In this two part pay equity blog series, Summit Consulting Senior Manager Corey West (who leads Summit's internal pay equity analyses) and Salt Hill's Alan Salzberg discuss the must haves for conducting comprehensive and reliable pay equity studies. The first post in the series was about three must-have elements for comprehensive, cost-effective pay equity assessments:. This second post is a brief case study of how to use data to analyze pay equity.
Pay is a function of several employee characteristics. How can we know if pay inequities are attributable to race, gender, or age? Here, Summit explains how to answer this question using regression modeling, predictive analytics, and statistical matching. As a Senior Manager with extensive experience in pay-equity analytics and a founding member of Summit’s Diversity Equity & Inclusion group, I lead the annual review of Summit’s internal salaries. Below, we take a closer look at each step of a pay-equity review.
Regression modeling allows us to isolate the contribution and test the statistical significance for any one factor, such as race, to pay inequity. For example, suppose you have company data on employee salaries, locations, education, experience, and job titles. Before any regression modeling, you notice that Black wages are about 74% of non-Black wages. Is this evidence of race discrimination in pay? The short answer is no. We need to use a regression model.
As we start accounting for other factors that determine pay, our estimate of the race wage gap (74.3%) changes. In our data, we notice that:
- More non-Black employees work at a branch of the company in an expensive metropolitan area (which changes the wage gap to 77.5%). In other words, the inclusion of location reduces the wage gap from 25.7% to 22.5%.

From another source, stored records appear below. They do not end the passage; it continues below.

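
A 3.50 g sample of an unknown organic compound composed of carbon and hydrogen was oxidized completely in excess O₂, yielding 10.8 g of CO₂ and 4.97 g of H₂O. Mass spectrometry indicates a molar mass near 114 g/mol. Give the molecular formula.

C8H18

mol C = 10.8 g CO₂ ÷ 44.009 g/mol = 0.2454 mol
mol H = 2 × 4.97 g H₂O ÷ 18.015 g/mol = 0.5518 mol
Divide by the smallest (0.2454 mol): C 1.000, H 2.248
Multiplying each by 4 gives whole numbers: C 4.00, H 8.99
Empirical formula: C4H9
Empirical-formula mass = 57.12 g/mol; 114 ÷ 57.12 ≈ 2, so the molecular formula is C8H18.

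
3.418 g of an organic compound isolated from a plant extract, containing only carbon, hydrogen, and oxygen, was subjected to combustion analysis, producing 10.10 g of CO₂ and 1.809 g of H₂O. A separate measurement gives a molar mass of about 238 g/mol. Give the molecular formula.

mol C = 10.10 g CO₂ ÷ 44.009 g/mol = 0.22950 mol
mol H = 2 × 1.809 g H₂O ÷ 18.015 g/mol = 0.20083 mol
mass O = 3.418 − (2.7565 + 0.20244) = 0.45905 g → mol O = 0.45905 ÷ 15.999 = 0.028693 mol
Divide by the smallest (0.028693 mol): C 7.999, H 6.999, O 1.000
Empirical formula: C8H7O
Empirical-formula mass = 119.14 g/mol; 238 ÷ 119.14 ≈ 2, so the molecular formula is C16H14O2.

C16H14O2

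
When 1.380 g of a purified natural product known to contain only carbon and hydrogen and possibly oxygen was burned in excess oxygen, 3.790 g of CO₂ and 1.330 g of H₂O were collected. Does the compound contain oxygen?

mol C = 3.790 g CO₂ ÷ 44.009 g/mol = 0.086119 mol
mol H = 2 × 1.330 g H₂O ÷ 18.015 g/mol = 0.14765 mol
C and H account for only 1.1832 g of the 1.380 g sample; the remaining 0.19679 g must be oxygen.

yes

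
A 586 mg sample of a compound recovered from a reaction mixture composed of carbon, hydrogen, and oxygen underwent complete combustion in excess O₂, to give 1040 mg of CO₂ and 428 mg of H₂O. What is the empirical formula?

mol C = 1.04 g CO₂ ÷ 44.009 g/mol = 0.02363 mol
mol H = 2 × 0.428 g H₂O ÷ 18.015 g/mol = 0.04752 mol
mass O = 0.586 − (0.2838 + 0.04790) = 0.2543 g → mol O = 0.2543 ÷ 15.999 = 0.01589 mol
Divide by the smallest (0.01589 mol): C 1.487, H 2.990, O 1.000
Multiplying each by 2 gives whole numbers: C 2.97, H 5.98, O 2.00

C3H6O2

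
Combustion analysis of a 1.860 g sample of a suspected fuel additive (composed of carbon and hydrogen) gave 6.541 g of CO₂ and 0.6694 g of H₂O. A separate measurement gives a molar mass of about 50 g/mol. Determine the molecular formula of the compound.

C4H2

mol C = 6.541 g CO₂ ÷ 44.009 g/mol = 0.14863 mol
mol H = 2 × 0.6694 g H₂O ÷ 18.015 g/mol = 0.074316 mol
Divide by the smallest (0.074316 mol): C 2.000, H 1.000
Empirical formula: C2H
Empirical-formula mass = 25.03 g/mol; 50 ÷ 25.03 ≈ 2, so the molecular formula is C4H2.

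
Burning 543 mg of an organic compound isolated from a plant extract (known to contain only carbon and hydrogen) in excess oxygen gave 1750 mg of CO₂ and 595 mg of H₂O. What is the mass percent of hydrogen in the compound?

12.3%

mol C = 1.75 g CO₂ ÷ 44.009 g/mol = 0.03976 mol
mol H = 2 × 0.595 g H₂O ÷ 18.015 g/mol = 0.06606 mol
mass % H = 0.06658 g ÷ 0.543 g × 100%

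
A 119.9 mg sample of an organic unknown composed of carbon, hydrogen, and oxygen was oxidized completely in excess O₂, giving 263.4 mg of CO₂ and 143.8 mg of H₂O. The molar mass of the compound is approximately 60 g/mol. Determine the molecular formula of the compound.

mol C = 0.2634 g CO₂ ÷ 44.009 g/mol = 0.0059851 mol
mol H = 2 × 0.1438 g H₂O ÷ 18.015 g/mol = 0.015964 mol
mass O = 0.1199 − (0.071888 + 0.016092) = 0.031920 g → mol O = 0.031920 ÷ 15.999 = 0.0019951 mol
Divide by the smallest (0.0019951 mol): C 3.000, H 8.002, O 1.000
Empirical formula: C3H8O
Empirical-formula mass = 60.10 g/mol; 60 ÷ 60.10 ≈ 1, so the molecular formula is C3H8O.

C3H8O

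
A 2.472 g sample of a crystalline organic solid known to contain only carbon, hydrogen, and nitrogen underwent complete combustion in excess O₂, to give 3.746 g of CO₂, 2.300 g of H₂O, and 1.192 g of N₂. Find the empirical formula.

CH3N

mol C = 3.746 g CO₂ ÷ 44.009 g/mol = 0.085119 mol
mol H = 2 × 2.300 g H₂O ÷ 18.015 g/mol = 0.25534 mol
mol N = 2 × 1.192 g N₂ ÷ 28.014 g/mol = 0.085100 mol
Divide by the smallest (0.085100 mol): C 1.000, H 3.000, N 1.000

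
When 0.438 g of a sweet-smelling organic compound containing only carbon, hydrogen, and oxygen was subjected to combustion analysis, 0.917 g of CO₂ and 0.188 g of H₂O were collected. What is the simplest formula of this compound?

C2H2O

mol C = 0.917 g CO₂ ÷ 44.009 g/mol = 0.02084 mol
mol H = 2 × 0.188 g H₂O ÷ 18.015 g/mol = 0.02087 mol
mass O = 0.438 − (0.2503 + 0.02104) = 0.1667 g → mol O = 0.1667 ÷ 15.999 = 0.01042 mol
Divide by the smallest (0.01042 mol): C 2.000, H 2.003, O 1.000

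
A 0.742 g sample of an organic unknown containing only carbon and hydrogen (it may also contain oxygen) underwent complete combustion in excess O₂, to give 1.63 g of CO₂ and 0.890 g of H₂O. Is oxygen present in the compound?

mol C = 1.63 g CO₂ ÷ 44.009 g/mol = 0.03704 mol
mol H = 2 × 0.890 g H₂O ÷ 18.015 g/mol = 0.09881 mol
C and H account for only 0.5445 g of the 0.742 g sample; the remaining 0.1975 g must be oxygen.

yes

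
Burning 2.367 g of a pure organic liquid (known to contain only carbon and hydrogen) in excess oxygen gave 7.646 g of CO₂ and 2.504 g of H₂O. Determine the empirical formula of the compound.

mol C = 7.646 g CO₂ ÷ 44.009 g/mol = 0.17374 mol
mol H = 2 × 2.504 g H₂O ÷ 18.015 g/mol = 0.27799 mol
Divide by the smallest (0.17374 mol): C 1.000, H 1.600
Multiplying each by 5 gives whole numbers: C 5.00, H 8.00

C5H8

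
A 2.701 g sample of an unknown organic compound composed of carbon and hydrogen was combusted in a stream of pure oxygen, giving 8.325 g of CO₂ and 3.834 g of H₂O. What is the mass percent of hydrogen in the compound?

15.88%

mol C = 8.325 g CO₂ ÷ 44.009 g/mol = 0.18917 mol
mol H = 2 × 3.834 g H₂O ÷ 18.015 g/mol = 0.42565 mol
mass % H = 0.42905 g ÷ 2.701 g × 100%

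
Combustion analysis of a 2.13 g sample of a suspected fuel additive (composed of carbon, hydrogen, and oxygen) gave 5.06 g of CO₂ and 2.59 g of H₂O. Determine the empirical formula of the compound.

C4H10O

mol C = 5.06 g CO₂ ÷ 44.009 g/mol = 0.1150 mol
mol H = 2 × 2.59 g H₂O ÷ 18.015 g/mol = 0.2875 mol
mass O = 2.13 − (1.381 + 0.2898) = 0.4592 g → mol O = 0.4592 ÷ 15.999 = 0.02870 mol
Divide by the smallest (0.02870 mol): C 4.006, H 10.019, O 1.000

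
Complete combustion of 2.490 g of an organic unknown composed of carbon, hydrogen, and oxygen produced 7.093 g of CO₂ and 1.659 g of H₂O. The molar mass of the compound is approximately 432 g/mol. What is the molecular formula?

C28H32O4

mol C = 7.093 g CO₂ ÷ 44.009 g/mol = 0.16117 mol
mol H = 2 × 1.659 g H₂O ÷ 18.015 g/mol = 0.18418 mol
mass O = 2.490 − (1.9358 + 0.18565) = 0.36851 g → mol O = 0.36851 ÷ 15.999 = 0.023034 mol
Divide by the smallest (0.023034 mol): C 6.997, H 7.996, O 1.000
Empirical formula: C7H8O
Empirical-formula mass = 108.14 g/mol; 432 ÷ 108.14 ≈ 4, so the molecular formula is C28H32O4.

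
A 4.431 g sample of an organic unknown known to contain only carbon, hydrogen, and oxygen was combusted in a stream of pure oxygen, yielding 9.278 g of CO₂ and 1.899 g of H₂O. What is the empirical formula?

C2H2O

mol C = 9.278 g CO₂ ÷ 44.009 g/mol = 0.21082 mol
mol H = 2 × 1.899 g H₂O ÷ 18.015 g/mol = 0.21082 mol
mass O = 4.431 − (2.5322 + 0.21251) = 1.6863 g → mol O = 1.6863 ÷ 15.999 = 0.10540 mol
Divide by the smallest (0.10540 mol): C 2.000, H 2.000, O 1.000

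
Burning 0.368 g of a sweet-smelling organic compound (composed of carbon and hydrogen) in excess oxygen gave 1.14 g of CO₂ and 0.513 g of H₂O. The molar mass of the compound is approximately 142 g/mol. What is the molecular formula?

mol C = 1.14 g CO₂ ÷ 44.009 g/mol = 0.02590 mol
mol H = 2 × 0.513 g H₂O ÷ 18.015 g/mol = 0.05695 mol
Divide by the smallest (0.02590 mol): C 1.000, H 2.199
Multiplying each by 5 gives whole numbers: C 5.00, H 10.99
Empirical formula: C5H11
Empirical-formula mass = 71.14 g/mol; 142 ÷ 71.14 ≈ 2, so the molecular formula is C10H22.

C10H22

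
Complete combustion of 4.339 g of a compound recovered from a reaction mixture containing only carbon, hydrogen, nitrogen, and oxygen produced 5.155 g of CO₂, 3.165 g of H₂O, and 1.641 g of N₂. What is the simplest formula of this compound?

C2H6N2O

mol C = 5.155 g CO₂ ÷ 44.009 g/mol = 0.11714 mol
mol H = 2 × 3.165 g H₂O ÷ 18.015 g/mol = 0.35137 mol
mol N = 2 × 1.641 g N₂ ÷ 28.014 g/mol = 0.11716 mol
mass O = 4.339 − (1.4069 + 0.35418 + 1.6410) = 0.93691 g → mol O = 0.93691 ÷ 15.999 = 0.058560 mol
Divide by the smallest (0.058560 mol): C 2.000, H 6.000, N 2.001, O 1.000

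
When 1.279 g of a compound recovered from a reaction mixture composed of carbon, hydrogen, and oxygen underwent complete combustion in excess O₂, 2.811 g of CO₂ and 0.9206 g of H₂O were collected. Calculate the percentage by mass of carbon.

59.98%

mol C = 2.811 g CO₂ ÷ 44.009 g/mol = 0.063873 mol
mol H = 2 × 0.9206 g H₂O ÷ 18.015 g/mol = 0.10220 mol
mass O = 1.279 − (0.76718 + 0.10302) = 0.40880 g → mol O = 0.40880 ÷ 15.999 = 0.025551 mol
mass % C = 0.76718 g ÷ 1.279 g × 100%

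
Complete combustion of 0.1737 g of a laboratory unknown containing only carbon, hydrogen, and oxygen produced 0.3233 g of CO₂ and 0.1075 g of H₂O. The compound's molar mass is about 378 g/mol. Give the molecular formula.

mol C = 0.3233 g CO₂ ÷ 44.009 g/mol = 0.0073462 mol
mol H = 2 × 0.1075 g H₂O ÷ 18.015 g/mol = 0.011934 mol
mass O = 0.1737 − (0.088236 + 0.012030) = 0.073435 g → mol O = 0.073435 ÷ 15.999 = 0.0045899 mol
Divide by the smallest (0.0045899 mol): C 1.601, H 2.600, O 1.000
Multiplying each by 5 gives whole numbers: C 8.00, H 13.00, O 5.00
Empirical formula: C8H13O5
Empirical-formula mass = 189.19 g/mol; 378 ÷ 189.19 ≈ 2, so the molecular formula is C16H26O10.

C16H26O10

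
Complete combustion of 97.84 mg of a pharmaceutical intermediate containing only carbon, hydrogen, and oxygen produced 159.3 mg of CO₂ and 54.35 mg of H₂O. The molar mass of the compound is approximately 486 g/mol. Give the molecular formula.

mol C = 0.1593 g CO₂ ÷ 44.009 g/mol = 0.0036197 mol
mol H = 2 × 0.05435 g H₂O ÷ 18.015 g/mol = 0.0060339 mol
mass O = 0.09784 − (0.043476 + 0.0060821) = 0.048281 g → mol O = 0.048281 ÷ 15.999 = 0.0030178 mol
Divide by the smallest (0.0030178 mol): C 1.199, H 1.999, O 1.000
Multiplying each by 5 gives whole numbers: C 6.00, H 10.00, O 5.00
Empirical formula: C6H10O5
Empirical-formula mass = 162.14 g/mol; 486 ÷ 162.14 ≈ 3, so the molecular formula is C18H30O15.

C18H30O15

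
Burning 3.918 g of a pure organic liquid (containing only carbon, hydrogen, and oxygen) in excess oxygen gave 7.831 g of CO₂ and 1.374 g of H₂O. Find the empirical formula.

C7H6O4

mol C = 7.831 g CO₂ ÷ 44.009 g/mol = 0.17794 mol
mol H = 2 × 1.374 g H₂O ÷ 18.015 g/mol = 0.15254 mol
mass O = 3.918 − (2.1372 + 0.15376) = 1.6270 g → mol O = 1.6270 ÷ 15.999 = 0.10169 mol
Divide by the smallest (0.10169 mol): C 1.750, H 1.500, O 1.000
Multiplying each by 4 gives whole numbers: C 7.00, H 6.00, O 4.00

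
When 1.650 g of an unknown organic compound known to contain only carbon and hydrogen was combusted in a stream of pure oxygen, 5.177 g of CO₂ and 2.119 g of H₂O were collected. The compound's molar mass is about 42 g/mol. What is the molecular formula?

C3H6

mol C = 5.177 g CO₂ ÷ 44.009 g/mol = 0.11764 mol
mol H = 2 × 2.119 g H₂O ÷ 18.015 g/mol = 0.23525 mol
Divide by the smallest (0.11764 mol): C 1.000, H 2.000
Empirical formula: CH2
Empirical-formula mass = 14.03 g/mol; 42 ÷ 14.03 ≈ 3, so the molecular formula is C3H6.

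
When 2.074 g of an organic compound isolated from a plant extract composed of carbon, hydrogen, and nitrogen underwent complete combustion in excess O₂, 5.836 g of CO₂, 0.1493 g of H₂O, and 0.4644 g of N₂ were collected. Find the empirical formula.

mol C = 5.836 g CO₂ ÷ 44.009 g/mol = 0.13261 mol
mol H = 2 × 0.1493 g H₂O ÷ 18.015 g/mol = 0.016575 mol
mol N = 2 × 0.4644 g N₂ ÷ 28.014 g/mol = 0.033155 mol
Divide by the smallest (0.016575 mol): C 8.001, H 1.000, N 2.000

C8HN2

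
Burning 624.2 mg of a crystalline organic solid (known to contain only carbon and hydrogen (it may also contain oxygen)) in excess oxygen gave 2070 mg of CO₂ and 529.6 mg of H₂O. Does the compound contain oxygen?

no

mol C = 2.070 g CO₂ ÷ 44.009 g/mol = 0.047036 mol
mol H = 2 × 0.5296 g H₂O ÷ 18.015 g/mol = 0.058795 mol
C and H together account for 0.62421 g — essentially the entire 0.6242 g sample — so the compound contains no oxygen.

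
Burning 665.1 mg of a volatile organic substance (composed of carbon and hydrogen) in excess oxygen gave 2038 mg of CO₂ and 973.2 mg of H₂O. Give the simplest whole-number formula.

C3H7

mol C = 2.038 g CO₂ ÷ 44.009 g/mol = 0.046309 mol
mol H = 2 × 0.9732 g H₂O ÷ 18.015 g/mol = 0.10804 mol
Divide by the smallest (0.046309 mol): C 1.000, H 2.333
Multiplying each by 3 gives whole numbers: C 3.00, H 7.00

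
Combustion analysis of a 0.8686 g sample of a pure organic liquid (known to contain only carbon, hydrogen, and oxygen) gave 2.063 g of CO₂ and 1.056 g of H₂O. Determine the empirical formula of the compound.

C4H10O

mol C = 2.063 g CO₂ ÷ 44.009 g/mol = 0.046877 mol
mol H = 2 × 1.056 g H₂O ÷ 18.015 g/mol = 0.11724 mol
mass O = 0.8686 − (0.56304 + 0.11817) = 0.18739 g → mol O = 0.18739 ÷ 15.999 = 0.011713 mol
Divide by the smallest (0.011713 mol): C 4.002, H 10.009, O 1.000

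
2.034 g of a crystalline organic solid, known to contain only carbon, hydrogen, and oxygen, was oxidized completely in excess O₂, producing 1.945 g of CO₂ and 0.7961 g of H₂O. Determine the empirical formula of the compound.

mol C = 1.945 g CO₂ ÷ 44.009 g/mol = 0.044196 mol
mol H = 2 × 0.7961 g H₂O ÷ 18.015 g/mol = 0.088382 mol
mass O = 2.034 − (0.53083 + 0.089089) = 1.4141 g → mol O = 1.4141 ÷ 15.999 = 0.088385 mol
Divide by the smallest (0.044196 mol): C 1.000, H 2.000, O 2.000

CH2O2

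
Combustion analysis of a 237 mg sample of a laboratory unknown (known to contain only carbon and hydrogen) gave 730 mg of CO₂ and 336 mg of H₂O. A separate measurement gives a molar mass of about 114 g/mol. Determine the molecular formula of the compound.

C8H18

mol C = 0.730 g CO₂ ÷ 44.009 g/mol = 0.01659 mol
mol H = 2 × 0.336 g H₂O ÷ 18.015 g/mol = 0.03730 mol
Divide by the smallest (0.01659 mol): C 1.000, H 2.249
Multiplying each by 4 gives whole numbers: C 4.00, H 9.00
Empirical formula: C4H9
Empirical-formula mass = 57.12 g/mol; 114 ÷ 57.12 ≈ 2, so the molecular formula is C8H18.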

- Adding education to the model moves the ratio to 83.4%. Accounting for experience moves it to 83.9%, and accounting for job position further moves it to 88.5%.
Our regression model now reveals that Black wages are 88.5% of non-Black wages, not 74.3%. As in this example and others in our practice, regression models provide a much clearer picture of the pay inequity that is directly attributable to race.
We use predictive analytics to estimate employee wages given all characteristics except race. If the firm discriminates against Black employees, our model would overpredict Black wages and underpredict non-Black wages.
The figure below shows predictions from the company data. There are 120 Black employees and 815 non-Black employees.
As shown in the figure above, there are 78 employees whose wages are at least $50,000 higher than the model predicts. Seventy-four of those employees (95%) are non-Black; four (5%) are Black.
The figure also shows that 65% of Black employees are below the red line. In other words, when taking into consideration the other characteristics of the Black employees (e.g., education, experience, etc.), the analysis suggests their wages at the company would be higher if they were not Black.
Statistical matching requires that employees be approximately equal in all characteristics before comparing their wages. While regression modeling provides precise pay-equity estimates for the firm collectively, statistical matching can be more reliable for subgroups within the firm.
Consider the table below. Match Group 1 produces two employees who live in the same place, have the same education, and have very similar experience and IQs. The non-Black employee earns $95,000 per year compared to $50,000 per year for the Black employee—a wage gap of $45,000 per year. We see similar wage gaps in Match Group 2 and Match Group 3.
|Match Group||Employee #||Race||Wage (in thousands of dollars per year)||Location||Education||Experience||IQ|
|1||1||Non-Black||95||North||11 years||13 years||86|
|1||2||Black||50||North||11 years||11 years||74|
|2||3||Non-Black||121||South||12 years||6 years||95|
|2||4||Black||63||South||12 years||6 years||93|
|2||5||Black||64||South||12 years||7 years||96|
|3||6||Black||35||South||12 years||7 years||84|
|3||7||Non-Black||50||South||12 years||6 years||88|
|3||8||Non-Black||86||South||12 years||6 years||89|
The combination of regression modeling, predictive analytics, and statistical matching ensures that we approach pay-equity analyses from every angle. Our findings represent comprehensive, statistically justified, and industry-current estimates of pay equity, and our analyses can be customized and extended to meet the needs of specific clients and their data. Here at Summit, we prioritize diversity, equity, and inclusion in our work and in how we treat our employees. Exploring and identifying potential sources of pay inequity is not only good for business, it’s the right thing to do. We are proud to have done this work for our clients and our own company and look forward to sharing our expertise with others.